Suspect who plotted attack sentenced to 18-year term

A man who plotted to attack a Seattle military complex with machine guns and grenades was sentenced Monday to 18 years in prison.

Abu Khalid Abdul-Latif, 35, also was ordered by U.S. District Court Judge James L. Robart to be supervised for 10 years after his release.

Abdul-Latif, also known as Joseph Anthony Davis, pleaded guilty in December to conspiracy to murder U.S. officers and conspiracy to use weapons of mass destruction.

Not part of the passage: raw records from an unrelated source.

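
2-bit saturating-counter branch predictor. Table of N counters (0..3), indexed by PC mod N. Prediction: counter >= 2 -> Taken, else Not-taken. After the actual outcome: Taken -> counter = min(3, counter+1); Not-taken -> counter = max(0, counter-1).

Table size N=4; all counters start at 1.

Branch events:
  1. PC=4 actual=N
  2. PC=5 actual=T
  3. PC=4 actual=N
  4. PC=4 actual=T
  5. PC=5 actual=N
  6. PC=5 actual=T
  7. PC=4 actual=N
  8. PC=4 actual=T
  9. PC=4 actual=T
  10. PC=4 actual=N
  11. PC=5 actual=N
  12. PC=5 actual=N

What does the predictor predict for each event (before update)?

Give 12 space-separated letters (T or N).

Ev 1: PC=4 idx=0 pred=N actual=N -> ctr[0]=0
Ev 2: PC=5 idx=1 pred=N actual=T -> ctr[1]=2
Ev 3: PC=4 idx=0 pred=N actual=N -> ctr[0]=0
Ev 4: PC=4 idx=0 pred=N actual=T -> ctr[0]=1
Ev 5: PC=5 idx=1 pred=T actual=N -> ctr[1]=1
Ev 6: PC=5 idx=1 pred=N actual=T -> ctr[1]=2
Ev 7: PC=4 idx=0 pred=N actual=N -> ctr[0]=0
Ev 8: PC=4 idx=0 pred=N actual=T -> ctr[0]=1
Ev 9: PC=4 idx=0 pred=N actual=T -> ctr[0]=2
Ev 10: PC=4 idx=0 pred=T actual=N -> ctr[0]=1
Ev 11: PC=5 idx=1 pred=T actual=N -> ctr[1]=1
Ev 12: PC=5 idx=1 pred=N actual=N -> ctr[1]=0

Answer: N N N N T N N N N T T N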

The judge said he found evidence that Abdul-Latif conducted surveillance of the Military Entrance Processing Station in south Seattle, ordered and purchased weapons and that the location of the target was the defendant’s idea.

In the courtroom, Abdul-Latif’s wife, Binta Moussa-Davis, could be heard praying as she watched the proceedings from the second row. “The informant, he’s not reliable,” she repeated several times.


Class-action lawsuit accuses Met of defrauding public

Before visitors to the Metropolitan Museum of Art can stroll past the Picassos, Renoirs, Rembrandts and other priceless works, they must first deal with the ticket line, the posted $25 adult admission and the meaning of the word in smaller type just beneath it: “recommended.”

Many people, especially foreign tourists, don’t see it, don’t understand it or don’t question it. If they ask, they are told the fee is merely a suggested donation: You can pay what you wish, but you must pay something.

Confusion over what’s required to enter one of the world’s great museums, which draws more than 6 million visitors a year, is at the heart of a class-action lawsuit this month accusing the Met of scheming to defraud the public into believing the fees are required.

The suit seeks compensation for museum members and visitors who paid by credit card over the past few years, although some who choose to pay less than the full price pull out a $10 or $5 bill. Some fork over a buck or loose change. Those who balk at paying anything at all are told they won’t be allowed in unless they pay something, even a penny.


Ex-tennis pro is sentenced on forced labor charges

A former tennis pro from Africa was sentenced Monday to more than 11 years in federal prison after a jury convicted him in October on four counts of forced labor.

Jean-Claude Toviave faked immigration papers and brought children to Michigan, where he forced them to cook and clean while starving and beating them with toilet plungers, broomsticks and electrical cords. Some of them were only in middle school.

Toviave presented the children as his own, but authorities and the victims’ statements described them as little more than slaves with little chance to escape in a foreign country.

“I prayed at night that God would either help me to be free or allow your assaults to kill me,” one boy, now in high school, wrote in a victim impact statement. “The pain is something I will never forget. In the midst of your verbal and physical assaults, you worked the four of us to death.”

Toviave, 44, previously pleaded guilty to fraud and misuse of visas, mail fraud and harboring aliens.


Powerball jackpot winner says he wants to help family

The winner of a $338 million Powerball jackpot told media outlets Monday that his first priority will be helping his family.

Pedro Quezada, 44, entered Eagle Liquors store, where the ticket was sold, late Monday afternoon. The Passaic store owner ran Quezada’s ticket through the lottery machine to validate that it was a winner as a newspaper and television outlets recorded the moment.

Quezada, an immigrant from the Dominican Republic, told reporters in Spanish that he was “very happy” and that he intends to help his family.

His wife, Ines Sanchez, told the Bergen Record that Quezada called her with the news Monday afternoon.

“I still can’t believe it,” she said. “We never expected it but thank God.”

The numbers drawn Saturday were 17, 29, 31, 52, 53 and Powerball 31. A lump sum payout would be $221 million, or about $152 million after taxes. It’s the fourth-largest jackpot in Powerball history.

The family’s apartment sits at the end of a short dead end block that abuts a highway in Passaic, 15 miles northwest of New York City. Neighbors stood out in the rain Monday night and spoke with pride that one of their own had struck it rich.